The accused ring leader, Heath J. Kellogg, 36, is described as a self-taught graphic artist who goes by the nickname "The Printer."
"For counterfeit artists, it's a craft," Secret Service spokesman Max Milien told ABC News. "With technology, it is easier for them to produce the quality of an actual bill. Many use resume paper because that's the best they can find at the time."
The suspects used a home printer out of Atlanta to create the counterfeit currency, assistant U.S. Attorney Alana Black said.
Bills were spread throughout Georgia, South Carolina, Tennessee and Florida, she said.
"The $1.1 million is just the amount returned to Secret Service traced here, so it's a floor amount," Black told ABC News. "It's unlikely the Secret Service has uncovered every dollar yet."
The suspects used different types of printers for different parts of the counterfeiting process, officials said.
"They created two different layers to simulate the watermark," Black said. "There's even one particular strip on their bills that only shows up under ultraviolet light. All with commercial printers."
Kellogg's alleged multistep print process took detectives months to crack.
Secret Service agents got their first break in May 2011 when an Atlanta based bank sent the agency counterfeit bills that were missing proper serial numbers and watermarks, according to court documents.
Officers then arrested a man in the summer of 2012 when he tried to pass $500 in counterfeit bills allegedly made by Kellogg.
The man became a confidential informer who released names, cell phone numbers and physical descriptions of the counterfeiters to the Secret Service, according to court documents. He eventually helped agents track Kellogg to his home, where they traced toner purchased for the printer that was being used to make the bills along with a new offset press in Kellogg's storage unit, the court documents stated.
Others charged in the case include Kellogg's father, James C. Kellogg, 63, Black said.
"This case exemplifies the negative impact of counterfeit currency to our local and national economy," Special Agent in the Secret Service Atlanta Field Office Reginald G. Moore said. "We will continue to aggressively pursue anyone who violates the faith and trust citizens have in our financial infrastructure."
Each year, the Secret Service confiscates $80 million in counterfeit bills nationally. According to Milien, roughly $2 million of that confiscated cash comes from Georgia each year.

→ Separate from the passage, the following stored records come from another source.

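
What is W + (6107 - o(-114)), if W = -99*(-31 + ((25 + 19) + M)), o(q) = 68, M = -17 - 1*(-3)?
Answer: 6138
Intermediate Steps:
M = -14 (M = -17 + 3 = -14)
W = 99 (W = -99*(-31 + ((25 + 19) - 14)) = -99*(-31 + (44 - 14)) = -99*(-31 + 30) = -99*(-1) = 99)
W + (6107 - o(-114)) = 99 + (6107 - 1*68) = 99 + (6107 - 68) = 99 + 6039 = 6138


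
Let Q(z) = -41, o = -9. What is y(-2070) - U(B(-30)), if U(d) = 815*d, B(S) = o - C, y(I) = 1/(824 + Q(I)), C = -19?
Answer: -6381449/783 ≈ -8150.0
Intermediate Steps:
y(I) = 1/783 (y(I) = 1/(824 - 41) = 1/783)
B(S) = 10 (B(S) = -9 - 1*(-19) = -9 + 19 = 10)
y(-2070) - U(B(-30)) = 1/783 - 815*10 = 1/783 - 1*8150 = 1/783 - 8150 = -6381449/783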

"For Atlanta, this case is a significant amount. It's almost half of the counterfeit currency passed throughout the whole state," Milien said. "They were successful."

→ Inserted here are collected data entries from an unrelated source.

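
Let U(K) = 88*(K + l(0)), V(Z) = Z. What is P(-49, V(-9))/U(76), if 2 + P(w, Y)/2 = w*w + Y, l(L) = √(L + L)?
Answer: 1195/1672 ≈ 0.71471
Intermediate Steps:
l(L) = √2*√L (l(L) = √(2*L) = √2*√L)
U(K) = 88*K (U(K) = 88*(K + √2*√0) = 88*(K + √2*0) = 88*(K + 0) = 88*K)
P(w, Y) = -4 + 2*Y + 2*w² (P(w, Y) = -4 + 2*(w*w + Y) = -4 + 2*(w² + Y) = -4 + 2*(Y + w²) = -4 + (2*Y + 2*w²) = -4 + 2*Y + 2*w²)
P(-49, V(-9))/U(76) = (-4 + 2*(-9) + 2*(-49)²)/((88*76)) = (-4 - 18 + 2*2401)/6688 = (-4 - 18 + 4802)*(1/6688) = 4780*(1/6688) = 1195/1672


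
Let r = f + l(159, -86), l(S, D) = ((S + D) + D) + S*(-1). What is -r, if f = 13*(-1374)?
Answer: 18034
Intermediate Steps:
f = -17862
l(S, D) = 2*D (l(S, D) = ((D + S) + D) - S = (S + 2*D) - S = 2*D)
r = -18034 (r = -17862 + 2*(-86) = -17862 - 172 = -18034)
-r = -1*(-18034) = 18034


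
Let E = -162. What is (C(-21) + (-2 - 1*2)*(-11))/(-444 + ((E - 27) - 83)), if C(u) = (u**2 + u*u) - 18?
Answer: -227/179 ≈ -1.2682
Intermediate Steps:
C(u) = -18 + 2*u**2 (C(u) = (u**2 + u**2) - 18 = 2*u**2 - 18 = -18 + 2*u**2)
(C(-21) + (-2 - 1*2)*(-11))/(-444 + ((E - 27) - 83)) = ((-18 + 2*(-21)**2) + (-2 - 1*2)*(-11))/(-444 + ((-162 - 27) - 83)) = ((-18 + 2*441) + (-2 - 2)*(-11))/(-444 + (-189 - 83)) = ((-18 + 882) - 4*(-11))/(-444 - 272) = (864 + 44)/(-716) = 908*(-1/716) = -227/179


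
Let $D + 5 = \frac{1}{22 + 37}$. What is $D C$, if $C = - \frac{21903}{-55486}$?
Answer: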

Kellogg remains in federal custody. All six men have pleaded non-guilty and could face five years in prison for conspiracy charges and a maximum sentence of 20 years in prison for the manufacturing and distribution of counterfeit currency.
Note: ABCNews.com incorrectly reported the alleged ringleader of the counterfeiting operation to be James C. Kellogg. While James Kellogg was arrested and charged with being a suspect in the case, the group's alleged ringleader was his Heath J. Kellogg, prosecutors said.